To keep top performers at their best, companies are rearranging their employee promotions and finding a way to give back at a lower price point. Below are three different categories that show you how to sell business gifts at the discount companies now expect.

The traditional idea of household-themed business gifts is typically centered around higher price-point vanity items like picture frames, barware and electronics. "The trend moved away from corporate-type gifts like poker sets and cocktail shakers to household items that typically get used on a day-to-day basis, like coolers and blankets," said Neal Harper, chief operating officer, Logomark, Tustin, Calif. These more practical housewares are usually used for larger promotions. "A mass company gift is intended to create brand awareness through many different channels using the same item," said Harper.
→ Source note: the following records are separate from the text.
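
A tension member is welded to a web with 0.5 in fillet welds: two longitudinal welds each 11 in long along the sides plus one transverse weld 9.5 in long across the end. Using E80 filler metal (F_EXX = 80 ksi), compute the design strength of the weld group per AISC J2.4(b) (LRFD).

t_e = 0.707 × 0.5 = 0.3535 in.
R_nwl = 0.6 × 80 × 0.3535 × 22 = 373.3 kips (longitudinal, 2 welds).
R_nwt = 0.6 × 80 × 0.3535 × 9.5 = 161.2 kips (transverse, base value).
(i) R_nwl + R_nwt = 534.5 kips; (ii) 0.85 R_nwl + 1.5 R_nwt = 559.1 kips.
R_n = max = 559.1 kips [governs: (ii)]; φR_n = 419.3 kips.

φR_n ≈ 419 kips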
When it comes to decorating housewares and awards, Harper noted that finished metals like brushed aluminum and stainless steel are solid materials for corporate gifts. "When presenting a business gift that is laser engraved, the logo enhances the finished product when done in a more subtle manner," he said. "Laser engraving as a decoration method will always add to the perceived value of a product making it that much more effective as a business gift."

Engraving a logo adds awareness and class to the company, but awards are for specific people so sometimes further personalization is required. "The impact that personalizing a gift brings is quite different from merely branding the product alone," said Harper. It adds value to the gift and distinguishes the recipient. "Personalizing a product that is not used by the recipient is a lost opportunity when the goal is ultimately to make a greater impact," continued Harper. The risk of personalizing an unused gift encourages end-buyers to spend more money on personal awards.
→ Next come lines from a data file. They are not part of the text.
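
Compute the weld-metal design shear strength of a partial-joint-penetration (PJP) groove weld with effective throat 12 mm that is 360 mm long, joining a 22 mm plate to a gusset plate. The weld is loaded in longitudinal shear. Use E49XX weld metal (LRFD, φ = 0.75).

φR_n ≈ 953 kN

E49XX → F_EXX = 490 MPa.
Effective throat (given) t_e = 12 mm.
A_we = 12 × 360 = 4320 mm².
F_nw = 0.6 F_EXX = 294 MPa.
φR_n = 0.75 × 294 × 4320 × 10⁻³ = 952.6 kN.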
These expensive gifts might seem like one-time purchases, but Harper insisted they are not. He urged distributors to push program selling in this area. "What many distributors are unaware of is how often their customers go to retail outlets to purchase awards," he said. Distributors can grab this missed revenue by assuring their clients they can provide gift items regularly. To help stay in the front of your clients' minds, Harper suggested working on several projects at once so they'll think of you when an award ceremony comes up.